Comments and Queries
Major
Point 1: The diagnoses of gastroparesis and functional dyspepsia are closely inter-twined. It is clear that central brain as well as peripheral disease mechanisms are involved in both conditions.  Gastric distension is a key stimulus in both; however, conceptually, gastroparesis is more closely related to abnormal gastric emptying and FD to heightened visceral sensitivity and abnormal central regulation; however, this distinction is difficult to establish in clinical practice. Nevertheless, this issue is important because it has implications for individual therapy targeted at the key underlying cause of symptoms. The overlap with functional GI disorders and gastroparesis should be addressed. Is there evidence from brain imaging that the causes of symptoms and disease are shared… or separate.
Response 1:  We agree it is important to understand the differences in altered CNS responses to gastric stimuli between FD and gastroparesis in order to better understand these two entities and in order to develop more effective treatment strategies in the future.  Appropriate modification to the revised manuscript can be found on pages 7 and 8. 

Minor
Point 2: The pros and cons of MRI and PET–CT are neatly outlined. A key reason in certain studies to prefer PET to functional MRI is because the relatively long acquisition time increases test sensitivity and is less subject to variation over time (important if the optimal time for acquisition of brain imaging after ingestion of a meal is uncertain)
Response 2. We would like to thank the reviewer for pointing out this advantage of PET over functional MRI.  This has been added to the revised manuscript on page 4. 

Point 3: The role of GES in the management of nausea is a focus of the review. The fact that, although defined by its presence, delayed gastric emptying is only weakly associated with nausea and that GES, even when effective, does not improve gastric emptying should be noted. A very recent, key RCT that highlights this discrepancy could be cited: Ducrotte Gastroenterology. 2020 Feb;158(3):506-514.e2. doi: 10.1053/j.gastro.2019.10.018.
Response 3: Please note the revision of the manuscript on page 7 to address this comment.
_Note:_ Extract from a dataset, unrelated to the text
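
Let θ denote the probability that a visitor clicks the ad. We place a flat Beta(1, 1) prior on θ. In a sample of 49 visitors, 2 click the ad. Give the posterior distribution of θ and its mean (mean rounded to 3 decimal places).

Observing 2 successes and 47 failures updates Beta(1, 1) by adding the success and failure counts to the two shape parameters: α = 1+2 = 3, β = 1+47 = 48.
E[θ | data] = 3/(3+48) = 0.059.

Posterior: Beta(3, 48); mean ≈ 0.059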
Point 4: The role of antidepressants in the management of nausea is not discussed. This effect is central and some limited brain imaging data exist in patients with symptoms of gastroparesis / functional dyspepsia. Additionally it is of interest that this medication appears to have less effect in patients with objective delay in gastric emptying than in those with normal emptying is of interest: Talley Gastroenterology. 2015 Aug;149(2):340-9.e2. doi: 10.1053/j.gastro.2015.04.020
Response 4: Please note the revision of the manuscript on page 8-9 to address this comment.